Segundo resolução da Agência Nacional de Energia Elétrica (Aneel), a transferência passará a valer a partir de 31 de janeiro de 2014, ocasionado significativo aumento de encargos financeiros, o que vem sendo questionado judicialmente por alguns municípios. Bauru já decidiu tomar a mesma atitude.

O tema vem sendo discutido na cidade desde 2009, quando foi realizado o primeiro seminário sobre iluminação pública.

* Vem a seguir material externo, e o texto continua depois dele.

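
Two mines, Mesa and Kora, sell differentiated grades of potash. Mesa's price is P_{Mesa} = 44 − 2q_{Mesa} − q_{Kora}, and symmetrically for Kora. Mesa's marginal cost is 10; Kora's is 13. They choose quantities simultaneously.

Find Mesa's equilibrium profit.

Mine Mesa's profit: π = q_{Mesa}(44 − 2q_{Mesa} − q_{Kora}) − 10q_{Mesa}.
∂π/∂q_{Mesa} = 34 − 4q_{Mesa} − q_{Kora} = 0 ⇒ q_{Mesa} = 8.5 − 0.25q_{Kora}.
Similarly q_{Kora} = 7.75 − 0.25q_{Mesa}.
Plugging q_{Kora} into Mesa's best response: q_{Mesa} = 8.5 − 0.25(7.75 − 0.25q_{Mesa}) ⇒ 0.9375q_{Mesa} = 6.5625, so q_{Mesa} = 7.
Then q_{Kora} = 7.75 − 0.25·7 = 6.
P_{Mesa} = 44 − 2·7 − 6 = 24.
Profit = (24 − 10)·7 = 98.

98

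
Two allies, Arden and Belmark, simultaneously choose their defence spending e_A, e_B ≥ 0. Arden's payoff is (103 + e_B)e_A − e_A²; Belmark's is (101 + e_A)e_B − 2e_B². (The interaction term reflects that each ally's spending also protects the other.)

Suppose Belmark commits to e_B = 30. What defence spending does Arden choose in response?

66.5

Expanding Arden's payoff: 103e_A + e_Be_A − e_A².
∂π/∂e_A = 103 + e_B − 2e_A = 0, so e_A = 51.5 + 0.5e_B.
At e_B = 30: e_A = 51.5 + 0.5·30 = 66.5.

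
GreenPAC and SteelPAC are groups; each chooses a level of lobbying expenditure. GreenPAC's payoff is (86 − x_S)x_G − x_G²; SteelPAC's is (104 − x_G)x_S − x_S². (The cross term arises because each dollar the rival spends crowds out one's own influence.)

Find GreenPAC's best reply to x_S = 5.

40.5

Expanding GreenPAC's payoff: 86x_G − x_Sx_G − x_G².
∂π/∂x_G = 86 − x_S − 2x_G = 0, so x_G = 43 − 0.5x_S.
At x_S = 5: x_G = 43 − 0.5·5 = 40.5.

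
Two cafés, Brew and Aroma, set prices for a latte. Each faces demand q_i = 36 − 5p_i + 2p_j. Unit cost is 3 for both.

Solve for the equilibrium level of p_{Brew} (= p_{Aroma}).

6.375

Brew's profit: π = (p_{Brew} − 3)(36 − 5p_{Brew} + 2p_{Aroma}).
∂π/∂p_{Brew} = 51 − 10p_{Brew} + 2p_{Aroma} = 0 ⇒ p_{Brew} = 5.1 + 0.2p_{Aroma}.
The game is symmetric, so in equilibrium p_{Aroma} = p_{Brew}: the reaction function gives 0.8p_{Brew} = 5.1, hence p_{Brew} = 6.375.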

Em março deste ano, o assunto foi amplamente debatido em evento estadual realizado em Bauru.

De acordo com a organização, existem vários enfoques sobre a questão, com destaque para o aumento expressivo de custos como resultado dessa transferência de ativos.

Também deve ser adicionada a inquestionável responsabilidade e competência dos municípios pela iluminação pública, os quais sempre arcaram com as despesas de manutenção e investimentos para a expansão do sistema.

Por outro lado, há limitações do poder regulador da Aneel e há o entendimento de que o princípio da autonomia dos municípios deve ser respeitado.

“Isso tudo precisa ser pensado levando-se em conta a importância que a iluminação pública tem na vida das pessoas, seja na prevenção da criminalidade, seja na valorização e uso dos espaços públicos”, pontua a organização.

As entidades promotoras da mesa-redonda apontam que o momento é de os municípios assumirem o papel de gestores da iluminação pública, e, ao mesmo tempo, cerrar fileiras na luta para que os serviços de manutenção continuem a ser realizados pelas concessionárias de energia.

Participações

Estão entre os expositores do encontro César Pillon, procurador de Marília, primeiro município do País a obter liminar sustando a transferência de ativos; André Libonati, procurador da República, que vem questionando parecer jurídico da Aneel que respalda a posição da agência e a falta de avaliação do impacto financeiro sobre os municípios; Alfredo Gioielli, especialista em direito sobre iluminação pública de São Paulo; além do engenheiro Carlos Augusto Kirchner, diretor do Seesp.

O objetivo é abordar aspectos da engenharia e jurídicos, visando subsidiar as áreas técnicas das administrações municipais para que possam decidir pela atitude a tomar no interesse das localidades e da população.


Outro encontro

O vereador Renato Purini (PMDB) agendou para o dia 18 de julho o fórum regional que vai discutir a polêmica decisão da Aneel. Para o evento, foram convidadas lideranças de 37 cidades que compõem a região administrativa, além de entidades e o próprio Ministério Público Federal (MPF).

No começo da semana, o prefeito Rodrigo Agostinho (PMDB) confirmou que a prefeitura questionará a transferência dos ativos da iluminação pública na Justiça.

O procurador Federal André Libonati instaurou inquérito civil público para apurar o tema. Como mostrou o JC na última terça-feira, o MPF de Bauru exige da Aneel estudo com impacto financeiro, funcional e social da transferência de responsabilidade de manutenção da iluminação públicas das concessionárias para as prefeituras. Entidades apontam que, com a medida, os custos da Prefeitura de Bauru com o serviço aumentarão em 622%.